When viewed theologically you can boil Frankenstein down to story about sin. Pride, arrogantly assuming the mantle of God, is what got us in trouble in the garden and it is the root of the travails that assail Victor Frankenstein. The monster becomes the embodiment of his pride and runs amok, destroying all the scientist held dear. What we find out about sin in Frankenstein is that it has a seeping quality about it – it pollutes all it touches, even beyond the sinful act itself.
Sin is a topic we don’t talk about much anymore. We speak at length and fondly of grace, we dwell often on love, we thrill at the talk of mercy, but when the conversation turns to sin, we clam up. We don’t have much to say. Many in the Christian church would like us to forget about sin. Why not accentuate the positive? Why talk about sin? All it does is bring us down – destroys our self-esteem. We cannot attract new believers to our church by talking about sin – such negativity would only drive the seeker away. No one wants to hear about how bad we are.
To accommodate this happy outlook we have even gone so far as to change the lyrics of some our oldest and most beloved hymns. No more talk of worms! It’s too degrading! Let’s change it to say “…to one such as I” or “ a sinner such as I.” Somehow we think that the change will make the truth more palatable to the unbelieving. Why talk about sin at all when we have so much good news to give?
Let me offer two answers – a common sense answer and a theological answer. The common sense answer is simply this – in order for the good news to be good, it must have a comparative, something to measure it against. For good news to be good, there has to be a bad news. Sin is the bad news.

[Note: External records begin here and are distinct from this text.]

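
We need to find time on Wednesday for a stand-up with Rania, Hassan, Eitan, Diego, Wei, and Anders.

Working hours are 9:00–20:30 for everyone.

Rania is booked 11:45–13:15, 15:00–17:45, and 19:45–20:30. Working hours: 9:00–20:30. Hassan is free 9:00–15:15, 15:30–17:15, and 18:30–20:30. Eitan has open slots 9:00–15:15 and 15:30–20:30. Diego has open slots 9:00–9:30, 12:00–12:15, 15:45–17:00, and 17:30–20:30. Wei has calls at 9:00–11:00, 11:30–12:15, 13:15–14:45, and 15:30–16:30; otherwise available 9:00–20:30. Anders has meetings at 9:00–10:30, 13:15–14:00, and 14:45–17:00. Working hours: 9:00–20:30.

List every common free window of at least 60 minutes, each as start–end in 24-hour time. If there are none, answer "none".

Rania free within 09:00–20:30: 09:00–11:45, 13:15–15:00, 17:45–19:45.
Wei free within 09:00–20:30: 11:00–11:30, 12:15–13:15, 14:45–15:30, 16:30–20:30.
Anders free within 09:00–20:30: 10:30–13:15, 14:00–14:45, 17:00–20:30.
Rania ∩ Hassan: 09:00–11:45, 13:15–15:00, 18:30–19:45.
Rania ∩ Hassan ∩ Eitan: 09:00–11:45, 13:15–15:00, 18:30–19:45.
Rania ∩ Hassan ∩ Eitan ∩ Diego: 09:00–09:30, 18:30–19:45.
Rania ∩ Hassan ∩ Eitan ∩ Diego ∩ Wei: 18:30–19:45.
Rania ∩ Hassan ∩ Eitan ∩ Diego ∩ Wei ∩ Anders: 18:30–19:45.
Windows ≥ 60 min: 18:30–19:45.

18:30–19:45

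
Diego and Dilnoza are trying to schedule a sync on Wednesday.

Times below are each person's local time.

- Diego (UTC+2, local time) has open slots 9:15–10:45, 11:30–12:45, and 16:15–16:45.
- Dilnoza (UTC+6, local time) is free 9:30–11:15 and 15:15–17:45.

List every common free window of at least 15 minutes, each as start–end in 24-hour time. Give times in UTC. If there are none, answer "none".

09:30–10:45

Diego → UTC: 07:15–08:45, 09:30–10:45, 14:15–14:45.
Dilnoza → UTC: 03:30–05:15, 09:15–11:45.
Diego ∩ Dilnoza: 09:30–10:45.
Windows ≥ 15 min: 09:30–10:45.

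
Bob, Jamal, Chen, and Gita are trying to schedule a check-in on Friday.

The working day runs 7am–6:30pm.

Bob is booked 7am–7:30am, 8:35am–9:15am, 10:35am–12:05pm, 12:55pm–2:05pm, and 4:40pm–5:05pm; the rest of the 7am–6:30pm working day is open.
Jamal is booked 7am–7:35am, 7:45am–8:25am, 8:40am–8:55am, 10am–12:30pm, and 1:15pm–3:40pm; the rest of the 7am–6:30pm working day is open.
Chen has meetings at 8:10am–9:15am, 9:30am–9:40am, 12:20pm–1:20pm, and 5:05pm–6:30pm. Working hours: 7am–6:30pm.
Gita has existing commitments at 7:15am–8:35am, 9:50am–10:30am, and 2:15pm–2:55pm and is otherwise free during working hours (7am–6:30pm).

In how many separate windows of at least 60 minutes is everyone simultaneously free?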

The theological answer is that sin is the cosmic problem. It is the reason for the existence of the good news. And biblically speaking, without the emergence of sin in Genesis 3, we don’t have Genesis 4 through Revelation 22. The Scriptures tell the story of how God deals with the problem of sin and reclaims his misdirected creation. We need to speak of sin because it is essential to our story. Only in the shadow of the Fall does the light of the good news appear in its truest brilliance. We need to know how bad our situation really is before we can appreciate how good it can be in Christ. And we need to remember how bad it really was in order to truly grasp how blessed we are in Christ. So we talk about sin.

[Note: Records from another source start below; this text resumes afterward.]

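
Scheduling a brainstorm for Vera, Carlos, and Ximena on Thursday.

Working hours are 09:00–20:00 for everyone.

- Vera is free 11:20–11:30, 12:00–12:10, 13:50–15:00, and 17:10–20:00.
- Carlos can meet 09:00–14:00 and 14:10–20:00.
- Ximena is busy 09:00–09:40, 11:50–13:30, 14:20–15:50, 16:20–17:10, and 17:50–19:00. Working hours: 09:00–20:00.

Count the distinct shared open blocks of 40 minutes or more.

Ximena free within 09:00–20:00: 09:40–11:50, 13:30–14:20, 15:50–16:20, 17:10–17:50, 19:00–20:00.
Vera ∩ Carlos: 11:20–11:30, 12:00–12:10, 13:50–14:00, 14:10–15:00, 17:10–20:00.
Vera ∩ Carlos ∩ Ximena: 11:20–11:30, 13:50–14:00, 14:10–14:20, 17:10–17:50, 19:00–20:00.
Windows ≥ 40 min: 17:10–17:50, 19:00–20:00.
That's 2 windows.

2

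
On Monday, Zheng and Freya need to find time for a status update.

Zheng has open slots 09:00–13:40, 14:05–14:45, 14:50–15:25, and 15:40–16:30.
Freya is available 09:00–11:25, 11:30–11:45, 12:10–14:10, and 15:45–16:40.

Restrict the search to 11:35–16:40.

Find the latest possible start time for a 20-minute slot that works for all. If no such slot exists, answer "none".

16:10

Zheng ∩ Freya: 09:00–11:25, 11:30–11:45, 12:10–13:40, 14:05–14:10, 15:45–16:30.
Restricted to 11:35–16:40: 11:35–11:45, 12:10–13:40, 14:05–14:10, 15:45–16:30.
Windows ≥ 20 min: 12:10–13:40, 15:45–16:30.
Latest start in the last window 15:45–16:30 is 16:30 − 20 min = 16:10.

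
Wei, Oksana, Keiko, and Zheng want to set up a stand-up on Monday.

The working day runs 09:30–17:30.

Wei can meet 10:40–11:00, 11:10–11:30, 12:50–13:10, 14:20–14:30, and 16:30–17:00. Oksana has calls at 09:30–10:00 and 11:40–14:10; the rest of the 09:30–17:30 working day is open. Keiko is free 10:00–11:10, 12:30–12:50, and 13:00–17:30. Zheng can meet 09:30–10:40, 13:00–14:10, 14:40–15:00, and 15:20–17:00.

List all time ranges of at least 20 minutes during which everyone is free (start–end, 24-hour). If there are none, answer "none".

16:30–17:00

Oksana free within 09:30–17:30: 10:00–11:40, 14:10–17:30.
Wei ∩ Oksana: 10:40–11:00, 11:10–11:30, 14:20–14:30, 16:30–17:00.
Wei ∩ Oksana ∩ Keiko: 10:40–11:00, 14:20–14:30, 16:30–17:00.
Wei ∩ Oksana ∩ Keiko ∩ Zheng: 16:30–17:00.
Windows ≥ 20 min: 16:30–17:00.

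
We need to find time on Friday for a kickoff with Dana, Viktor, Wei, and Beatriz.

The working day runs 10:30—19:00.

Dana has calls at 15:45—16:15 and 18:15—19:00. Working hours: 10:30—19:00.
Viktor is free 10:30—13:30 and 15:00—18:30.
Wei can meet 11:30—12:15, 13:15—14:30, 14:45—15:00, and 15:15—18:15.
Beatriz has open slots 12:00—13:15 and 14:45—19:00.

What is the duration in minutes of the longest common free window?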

Which brings me to our passage this morning. Leviticus 4:13-21 is a passage filled with startling imagery aimed at exposing the seriousness of sin. It presents in compelling detail what the people of God must do when they realize the stain of sin has spread over the entire community. I want us to begin this morning by taking a look at the context for this passage – moving from its broader context to its more immediate framework. Then we will explore some of the imagery, coming to grips with how seriously sin should be taken. Finally, we will talk about this passage in our context – does it speak to us today?